On day three of the Obamacare hearings, the Supreme Court took on the question of severability. Can the individual mandate be struck down by itself, or must the whole law come with it?
The Justices are torn on severability – do they have the power to strike down pieces of the law, just because they may cause financial chaos? Is their job only to get rid of the unconstitutional part of the law and leave Congress to fix the rest?
They don’t seem keen on knocking it all down, although Justice Kennedy did question whether it’s more of an abuse of power to let some of the law stand that might have such detrimental financial consequences. In other words, he asked, is taking the middle ground, and picking out pieces of the law on their factual consequences too much power for the Court to assume?
Justice Kagan kept using the phrase, “Isn’t half a loaf better than no loaf at all,” suggesting that she might be willing to side with the federal government.
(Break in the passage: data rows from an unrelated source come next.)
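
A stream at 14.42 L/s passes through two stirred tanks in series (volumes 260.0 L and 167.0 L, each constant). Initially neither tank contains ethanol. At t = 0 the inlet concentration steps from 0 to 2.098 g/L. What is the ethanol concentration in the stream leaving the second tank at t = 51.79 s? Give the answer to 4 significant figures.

Each tank obeys Vᵢ dCᵢ/dt = Q(Cᵢ₋₁ − Cᵢ), so τᵢ = Vᵢ/Q.
τ₁ = 260.0/14.42 = 18.0305 s; τ₂ = 167.0/14.42 = 11.5811 s.
Tank 1: C₁ = C_in(1 − e^(−t/τ₁)). Tank 2 (τ₁ ≠ τ₂): C₂ = C_in[1 − (τ₁ e^(−t/τ₁) − τ₂ e^(−t/τ₂))/(τ₁ − τ₂)].
At t = 51.79: e^(−t/τ₁) = 0.0565657, e^(−t/τ₂) = 0.0114253.
C₂ = 2.098·[1 − (18.0305·0.0565657 − 11.5811·0.0114253)/(6.44938)] = 2.098·0.862376 = 1.80926 g/L.

1.809 g/L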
There is also a battle over congressional intent, but Chief Justice Roberts seemed especially skeptical of the idea that the Justices had the power to “carry out” congressional intent. Rather, the Court’s job is to allow Congress to retain as much power as possible, without letting them abuse it. The mandate, then, may be abuse, but who can say that the Court is right to decide what Congress would want? That is the job of Congress, after all. If they don’t like the guaranteed issue and community rating provisions, shouldn’t the Court let them repeal them?
On the other hand, some of them, particularly Justices Kennedy and Kagan, seem concerned with the financial reality of letting everything else stand. Perhaps, for them, the facts of the case are inescapable.
All in all, the Court is as much deciding the extent of its own power to shape policy as it is deciding how much of this law may stay.